Fe de tontos

Fe de tontos

Son muchos y están en todas partes. Igual en el campo que en la ciudad, y lo mismo en la sierra que en la playa. Cada día que amanece los alumbra por cientos, y ellos solos se juntan, se intercambian rencores, y llegan a la luna nimbados por un aura de ambición, mezquindad y aburrimiento. Van sembrando el camino de un polvo irrespirable, excavan como hormigas, trepan, se reproducen. No sé cómo lo hacen, pero se hacen con todo. Ellos se reconocen como los Invasores. Tienen el corazón como el meñique: cursi, solemne, desdeñoso y tieso.

Mi padre los tenía clasificados. Por grados y familias. Desde el cantamañanas hasta el ablandabrevas, pasando por los maulas, adufes o bausanes. Cada voz con su ejemplo vivito y coleante, su glosa y su preámbulo erudito. Hay en la larga lista un in crescendo que desde el marmolillo emocionante o el casi inofensivo calabaza empieza a vislumbrar el apogeo en los gilis y soplas que nutren nuestro acervo – el gil, el gilimursi, el soplagaitas – , hasta dar en la cumbre del patrio tonterío, que preside el perfecto gilipollas.
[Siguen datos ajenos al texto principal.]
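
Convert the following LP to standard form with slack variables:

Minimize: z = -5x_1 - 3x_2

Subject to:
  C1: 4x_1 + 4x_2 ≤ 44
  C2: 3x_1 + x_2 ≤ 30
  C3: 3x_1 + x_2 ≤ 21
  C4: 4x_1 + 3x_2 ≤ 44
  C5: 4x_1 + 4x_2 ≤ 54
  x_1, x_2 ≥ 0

min z = -5x_1 - 3x_2

s.t.
  4x_1 + 4x_2 + s1 = 44
  3x_1 + x_2 + s2 = 30
  3x_1 + x_2 + s3 = 21
  4x_1 + 3x_2 + s4 = 44
  4x_1 + 4x_2 + s5 = 54
  x_1, x_2, s1, s2, s3, s4, s5 ≥ 0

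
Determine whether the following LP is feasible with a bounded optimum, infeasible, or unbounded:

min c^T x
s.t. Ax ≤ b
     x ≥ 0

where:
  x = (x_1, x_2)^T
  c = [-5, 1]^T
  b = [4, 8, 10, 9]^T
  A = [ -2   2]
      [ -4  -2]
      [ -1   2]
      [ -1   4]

Unbounded (objective can decrease without bound)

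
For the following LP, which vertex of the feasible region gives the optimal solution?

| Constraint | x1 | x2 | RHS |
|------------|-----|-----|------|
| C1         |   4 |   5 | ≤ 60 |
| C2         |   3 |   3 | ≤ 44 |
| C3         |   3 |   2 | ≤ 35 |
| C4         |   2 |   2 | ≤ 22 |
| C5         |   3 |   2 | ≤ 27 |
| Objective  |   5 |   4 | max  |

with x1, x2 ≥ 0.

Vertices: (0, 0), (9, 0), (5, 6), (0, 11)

Evaluate the objective at each vertex of the feasible region:
  z(0, 0) = 0
  z(9, 0) = 45
  z(5, 6) = 49  ←
  z(0, 11) = 44
The maximum is at x1 = 5, x2 = 6.

(5, 6)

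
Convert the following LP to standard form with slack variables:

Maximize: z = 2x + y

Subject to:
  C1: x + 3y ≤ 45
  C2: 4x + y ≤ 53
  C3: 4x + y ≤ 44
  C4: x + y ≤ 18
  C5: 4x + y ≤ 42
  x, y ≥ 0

max z = 2x + y

s.t.
  x + 3y + s1 = 45
  4x + y + s2 = 53
  4x + y + s3 = 44
  x + y + s4 = 18
  4x + y + s5 = 42
  x, y, s1, s2, s3, s4, s5 ≥ 0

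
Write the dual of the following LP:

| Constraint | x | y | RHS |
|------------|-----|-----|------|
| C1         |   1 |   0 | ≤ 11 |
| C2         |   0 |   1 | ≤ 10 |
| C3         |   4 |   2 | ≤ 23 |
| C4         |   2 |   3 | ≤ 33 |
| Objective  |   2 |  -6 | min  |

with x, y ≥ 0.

Primal min cᵀx s.t. Ax ≤ b, x ≥ 0  →  Dual max −bᵀy s.t. Aᵀy ≥ −c, y ≥ 0.

Maximize: z = -11y1 - 10y2 - 23y3 - 33y4

Subject to:
  y1 + 4y3 + 2y4 ≥ -2
  y2 + 2y3 + 3y4 ≥ 6
  y1, y2, y3, y4 ≥ 0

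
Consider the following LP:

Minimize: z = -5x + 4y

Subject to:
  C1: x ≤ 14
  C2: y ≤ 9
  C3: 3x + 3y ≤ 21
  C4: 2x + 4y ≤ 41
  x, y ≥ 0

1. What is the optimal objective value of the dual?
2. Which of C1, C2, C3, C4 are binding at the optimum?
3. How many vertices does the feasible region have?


1. -35
2. C3
3. 3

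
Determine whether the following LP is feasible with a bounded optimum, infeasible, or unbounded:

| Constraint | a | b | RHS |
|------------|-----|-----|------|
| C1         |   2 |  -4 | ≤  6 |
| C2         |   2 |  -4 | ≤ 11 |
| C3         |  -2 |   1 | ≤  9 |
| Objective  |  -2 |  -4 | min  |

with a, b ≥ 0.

Unbounded (objective can decrease without bound)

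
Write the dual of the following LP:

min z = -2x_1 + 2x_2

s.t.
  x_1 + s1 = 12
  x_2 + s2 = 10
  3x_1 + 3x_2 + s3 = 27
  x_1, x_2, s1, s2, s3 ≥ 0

Primal min cᵀx s.t. Ax ≤ b, x ≥ 0  →  Dual max −bᵀy s.t. Aᵀy ≥ −c, y ≥ 0.

Maximize: z = -12y1 - 10y2 - 27y3

Subject to:
  y1 + 3y3 ≥ 2
  y2 + 3y3 ≥ -2
  y1, y2, y3 ≥ 0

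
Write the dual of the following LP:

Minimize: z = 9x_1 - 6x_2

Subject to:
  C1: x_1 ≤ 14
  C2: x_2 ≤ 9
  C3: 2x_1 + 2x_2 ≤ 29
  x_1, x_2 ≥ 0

Primal min cᵀx s.t. Ax ≤ b, x ≥ 0  →  Dual max −bᵀy s.t. Aᵀy ≥ −c, y ≥ 0.

Maximize: z = -14y1 - 9y2 - 29y3

Subject to:
  y1 + 2y3 ≥ -9
  y2 + 2y3 ≥ 6
  y1, y2, y3 ≥ 0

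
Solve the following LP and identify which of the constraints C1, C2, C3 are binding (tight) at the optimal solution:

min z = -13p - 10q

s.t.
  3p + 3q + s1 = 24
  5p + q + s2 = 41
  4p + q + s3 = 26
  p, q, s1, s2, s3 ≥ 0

At p = 6, q = 2, compute slack b - a·x for each constraint:
  C1: 24 − 24 = 0  (binding)
  C2: 41 − 32 = 9  (slack)
  C3: 26 − 26 = 0  (binding)

Optimal: p = 6, q = 2
Binding: C1, C3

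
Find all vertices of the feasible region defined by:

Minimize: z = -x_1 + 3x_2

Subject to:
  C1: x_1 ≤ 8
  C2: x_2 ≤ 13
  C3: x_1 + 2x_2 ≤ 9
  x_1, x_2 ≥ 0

(0, 0), (8, 0), (8, 0.5), (0, 4.5)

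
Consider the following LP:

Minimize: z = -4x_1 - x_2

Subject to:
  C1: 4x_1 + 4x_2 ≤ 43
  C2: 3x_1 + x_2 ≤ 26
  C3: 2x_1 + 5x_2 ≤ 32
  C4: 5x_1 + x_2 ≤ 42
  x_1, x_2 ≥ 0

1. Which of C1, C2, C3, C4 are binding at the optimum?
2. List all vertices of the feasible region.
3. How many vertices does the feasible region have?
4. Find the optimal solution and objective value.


1. C2, C4
2. (0, 0), (8.4, 0), (8, 2), (7.625, 3.125), (7.25, 3.5), (0, 6.4)
3. 6
4. x_1 = 8, x_2 = 2, z = -34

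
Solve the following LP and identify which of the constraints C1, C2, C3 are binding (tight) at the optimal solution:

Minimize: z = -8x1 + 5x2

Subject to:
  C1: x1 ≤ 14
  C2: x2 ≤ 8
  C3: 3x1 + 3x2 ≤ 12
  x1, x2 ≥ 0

At x1 = 4, x2 = 0, compute slack b - a·x for each constraint:
  C1: 14 − 4 = 10  (slack)
  C2: 8 − 0 = 8  (slack)
  C3: 12 − 12 = 0  (binding)

Optimal: x1 = 4, x2 = 0
Binding: C3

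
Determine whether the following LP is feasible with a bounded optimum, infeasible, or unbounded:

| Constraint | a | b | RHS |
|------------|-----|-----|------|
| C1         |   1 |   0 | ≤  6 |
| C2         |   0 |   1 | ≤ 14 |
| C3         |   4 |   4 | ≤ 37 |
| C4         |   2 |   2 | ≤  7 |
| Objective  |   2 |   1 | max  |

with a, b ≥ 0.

Feasible with a bounded optimal solution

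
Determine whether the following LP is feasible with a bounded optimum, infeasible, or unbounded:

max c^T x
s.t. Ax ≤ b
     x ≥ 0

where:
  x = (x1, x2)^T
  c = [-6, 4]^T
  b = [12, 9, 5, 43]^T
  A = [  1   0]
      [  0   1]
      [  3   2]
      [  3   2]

Feasible with a bounded optimal solution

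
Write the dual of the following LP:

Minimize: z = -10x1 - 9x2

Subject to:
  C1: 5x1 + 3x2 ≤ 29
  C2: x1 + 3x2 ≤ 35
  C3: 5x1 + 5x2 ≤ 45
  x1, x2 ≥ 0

Primal min cᵀx s.t. Ax ≤ b, x ≥ 0  →  Dual max −bᵀy s.t. Aᵀy ≥ −c, y ≥ 0.

Maximize: z = -29y1 - 35y2 - 45y3

Subject to:
  5y1 + y2 + 5y3 ≥ 10
  3y1 + 3y2 + 5y3 ≥ 9
  y1, y2, y3 ≥ 0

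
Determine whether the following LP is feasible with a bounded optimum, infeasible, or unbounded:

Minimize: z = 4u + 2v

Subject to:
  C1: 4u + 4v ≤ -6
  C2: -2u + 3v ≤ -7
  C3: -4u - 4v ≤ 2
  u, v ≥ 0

Infeasible (no feasible solution exists)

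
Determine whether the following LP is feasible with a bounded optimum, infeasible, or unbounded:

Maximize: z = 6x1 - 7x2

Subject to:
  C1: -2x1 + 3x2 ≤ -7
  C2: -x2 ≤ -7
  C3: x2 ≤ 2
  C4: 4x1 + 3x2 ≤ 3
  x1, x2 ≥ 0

Infeasible (no feasible solution exists)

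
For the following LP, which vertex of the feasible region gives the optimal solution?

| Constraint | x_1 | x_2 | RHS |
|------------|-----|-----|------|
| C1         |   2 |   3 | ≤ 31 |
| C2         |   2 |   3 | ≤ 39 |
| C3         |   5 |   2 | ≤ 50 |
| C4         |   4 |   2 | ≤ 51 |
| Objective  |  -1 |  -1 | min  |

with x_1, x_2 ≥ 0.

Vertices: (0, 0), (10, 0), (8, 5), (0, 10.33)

Evaluate the objective at each vertex of the feasible region:
  z(0, 0) = 0
  z(10, 0) = -10
  z(8, 5) = -13  ←
  z(0, 10.33) = -10.33
The minimum is at x_1 = 8, x_2 = 5.

(8, 5)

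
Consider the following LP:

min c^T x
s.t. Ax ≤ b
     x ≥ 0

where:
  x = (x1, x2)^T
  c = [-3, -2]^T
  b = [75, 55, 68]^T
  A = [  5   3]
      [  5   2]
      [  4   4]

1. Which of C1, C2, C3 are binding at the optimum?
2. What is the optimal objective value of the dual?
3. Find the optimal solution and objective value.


1. C2, C3
2. -41
3. x1 = 7, x2 = 10, z = -41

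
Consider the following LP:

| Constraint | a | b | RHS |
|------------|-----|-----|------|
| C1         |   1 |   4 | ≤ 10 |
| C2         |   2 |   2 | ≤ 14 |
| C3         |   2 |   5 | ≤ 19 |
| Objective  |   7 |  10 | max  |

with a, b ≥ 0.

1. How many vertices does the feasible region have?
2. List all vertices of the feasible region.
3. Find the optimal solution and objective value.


1. 4
2. (0, 0), (7, 0), (6, 1), (0, 2.5)
3. a = 6, b = 1, z = 52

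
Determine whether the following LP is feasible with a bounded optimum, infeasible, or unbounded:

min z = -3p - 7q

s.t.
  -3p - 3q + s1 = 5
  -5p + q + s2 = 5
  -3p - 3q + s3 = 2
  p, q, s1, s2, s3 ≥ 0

Unbounded (objective can decrease without bound)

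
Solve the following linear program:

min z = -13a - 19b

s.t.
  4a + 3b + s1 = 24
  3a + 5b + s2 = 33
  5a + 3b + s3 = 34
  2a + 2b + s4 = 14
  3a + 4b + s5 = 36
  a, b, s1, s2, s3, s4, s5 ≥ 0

Evaluate the objective at each vertex of the feasible region:
  z(0, 0) = 0
  z(6, 0) = -78
  z(3, 4) = -115
  z(1, 6) = -127  ←
  z(0, 6.6) = -125.4
The minimum is at a = 1, b = 6.

a = 1, b = 6, z = -127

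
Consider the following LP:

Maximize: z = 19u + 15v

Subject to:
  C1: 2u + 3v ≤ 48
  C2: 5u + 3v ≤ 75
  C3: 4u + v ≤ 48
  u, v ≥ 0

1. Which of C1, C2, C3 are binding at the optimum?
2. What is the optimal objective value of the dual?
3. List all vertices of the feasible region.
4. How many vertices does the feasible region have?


1. C1, C2
2. 321
3. (0, 0), (12, 0), (9.857, 8.571), (9, 10), (0, 16)
4. 5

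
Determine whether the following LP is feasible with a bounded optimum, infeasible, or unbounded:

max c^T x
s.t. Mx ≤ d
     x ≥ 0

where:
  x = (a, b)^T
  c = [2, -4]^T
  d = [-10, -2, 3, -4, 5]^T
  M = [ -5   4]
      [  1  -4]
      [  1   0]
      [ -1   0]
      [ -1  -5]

Infeasible (no feasible solution exists)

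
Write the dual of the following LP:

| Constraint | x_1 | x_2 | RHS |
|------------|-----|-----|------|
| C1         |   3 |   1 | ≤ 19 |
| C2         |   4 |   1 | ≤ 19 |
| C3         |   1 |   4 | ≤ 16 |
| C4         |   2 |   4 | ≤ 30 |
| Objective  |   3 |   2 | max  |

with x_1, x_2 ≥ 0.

Primal max cᵀx s.t. Ax ≤ b, x ≥ 0  →  Dual min bᵀy s.t. Aᵀy ≥ c, y ≥ 0.

Minimize: z = 19y1 + 19y2 + 16y3 + 30y4

Subject to:
  3y1 + 4y2 + y3 + 2y4 ≥ 3
  y1 + y2 + 4y3 + 4y4 ≥ 2
  y1, y2, y3, y4 ≥ 0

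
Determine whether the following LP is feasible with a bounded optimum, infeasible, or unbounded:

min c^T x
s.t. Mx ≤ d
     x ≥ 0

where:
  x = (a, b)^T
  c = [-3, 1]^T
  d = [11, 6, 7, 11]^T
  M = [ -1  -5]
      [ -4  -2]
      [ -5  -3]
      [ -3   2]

Unbounded (objective can decrease without bound)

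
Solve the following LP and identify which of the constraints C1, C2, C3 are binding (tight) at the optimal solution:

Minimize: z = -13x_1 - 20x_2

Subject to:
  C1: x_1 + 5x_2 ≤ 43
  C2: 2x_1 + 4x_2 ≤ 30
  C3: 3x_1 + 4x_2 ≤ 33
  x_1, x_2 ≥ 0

At x_1 = 3, x_2 = 6, compute slack b - a·x for each constraint:
  C1: 43 − 33 = 10  (slack)
  C2: 30 − 30 = 0  (binding)
  C3: 33 − 33 = 0  (binding)

Optimal: x_1 = 3, x_2 = 6
Binding: C2, C3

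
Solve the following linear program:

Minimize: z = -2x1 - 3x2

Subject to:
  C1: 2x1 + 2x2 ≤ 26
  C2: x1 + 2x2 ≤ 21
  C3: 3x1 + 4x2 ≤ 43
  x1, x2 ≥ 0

Evaluate the objective at each vertex of the feasible region:
  z(0, 0) = 0
  z(13, 0) = -26
  z(9, 4) = -30
  z(1, 10) = -32  ←
  z(0, 10.5) = -31.5
The minimum is at x1 = 1, x2 = 10.

x1 = 1, x2 = 10, z = -32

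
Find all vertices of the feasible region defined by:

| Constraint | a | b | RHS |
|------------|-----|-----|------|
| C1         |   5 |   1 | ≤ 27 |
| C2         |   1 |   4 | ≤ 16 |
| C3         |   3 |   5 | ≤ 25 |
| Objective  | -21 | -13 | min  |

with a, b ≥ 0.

(0, 0), (5.4, 0), (5, 2), (2.857, 3.286), (0, 4)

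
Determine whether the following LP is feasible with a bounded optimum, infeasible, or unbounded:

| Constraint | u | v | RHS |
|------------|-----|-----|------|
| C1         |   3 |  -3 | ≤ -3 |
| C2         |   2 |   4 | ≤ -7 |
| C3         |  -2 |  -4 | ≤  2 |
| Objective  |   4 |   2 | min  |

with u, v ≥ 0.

Infeasible (no feasible solution exists)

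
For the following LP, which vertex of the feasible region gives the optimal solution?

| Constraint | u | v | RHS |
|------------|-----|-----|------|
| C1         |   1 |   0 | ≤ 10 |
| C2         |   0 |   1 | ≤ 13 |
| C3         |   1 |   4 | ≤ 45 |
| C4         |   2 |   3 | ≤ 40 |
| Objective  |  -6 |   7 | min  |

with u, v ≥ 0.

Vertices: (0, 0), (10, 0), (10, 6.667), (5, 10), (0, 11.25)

Evaluate the objective at each vertex of the feasible region:
  z(0, 0) = 0
  z(10, 0) = -60  ←
  z(10, 6.667) = -13.33
  z(5, 10) = 40
  z(0, 11.25) = 78.75
The minimum is at u = 10, v = 0.

(10, 0)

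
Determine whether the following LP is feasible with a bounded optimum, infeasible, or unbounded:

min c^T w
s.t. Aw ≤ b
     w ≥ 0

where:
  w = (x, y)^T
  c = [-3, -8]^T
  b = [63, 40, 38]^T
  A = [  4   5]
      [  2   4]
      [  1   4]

Feasible with a bounded optimal solution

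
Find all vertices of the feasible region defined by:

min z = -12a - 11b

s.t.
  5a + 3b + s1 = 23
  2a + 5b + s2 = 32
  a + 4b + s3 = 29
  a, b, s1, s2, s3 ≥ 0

(0, 0), (4.6, 0), (1, 6), (0, 6.4)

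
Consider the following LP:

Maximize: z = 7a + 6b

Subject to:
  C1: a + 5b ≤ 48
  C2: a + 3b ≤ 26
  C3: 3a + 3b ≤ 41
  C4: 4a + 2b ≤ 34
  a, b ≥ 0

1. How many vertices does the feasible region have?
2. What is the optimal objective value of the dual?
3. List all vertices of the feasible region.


1. 4
2. 77
3. (0, 0), (8.5, 0), (5, 7), (0, 8.667)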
De puro acrisolado, ése es mi preferido.

Amén de vario en hábitos y hábitats, el gremio de los tontos presume de infinito: los hay que aprueban leyes de suyo inaplicables, los hay que alzan ciudades en medio del desierto, los que a cambio de un triunfo te regalan un cese, los que hierven y espuman al calor de otros necios, los que imponen mordazas a locos y colinas, los que pasan al lado de un violín en el metro, los mediocres, los cortos, los pedantes, los fatuos, los que no se resignan a cerrar un proceso… Habrá quien piense que esto no es más que un desahogo. Pues ya, ¿pero y lo a gusto que me quedo?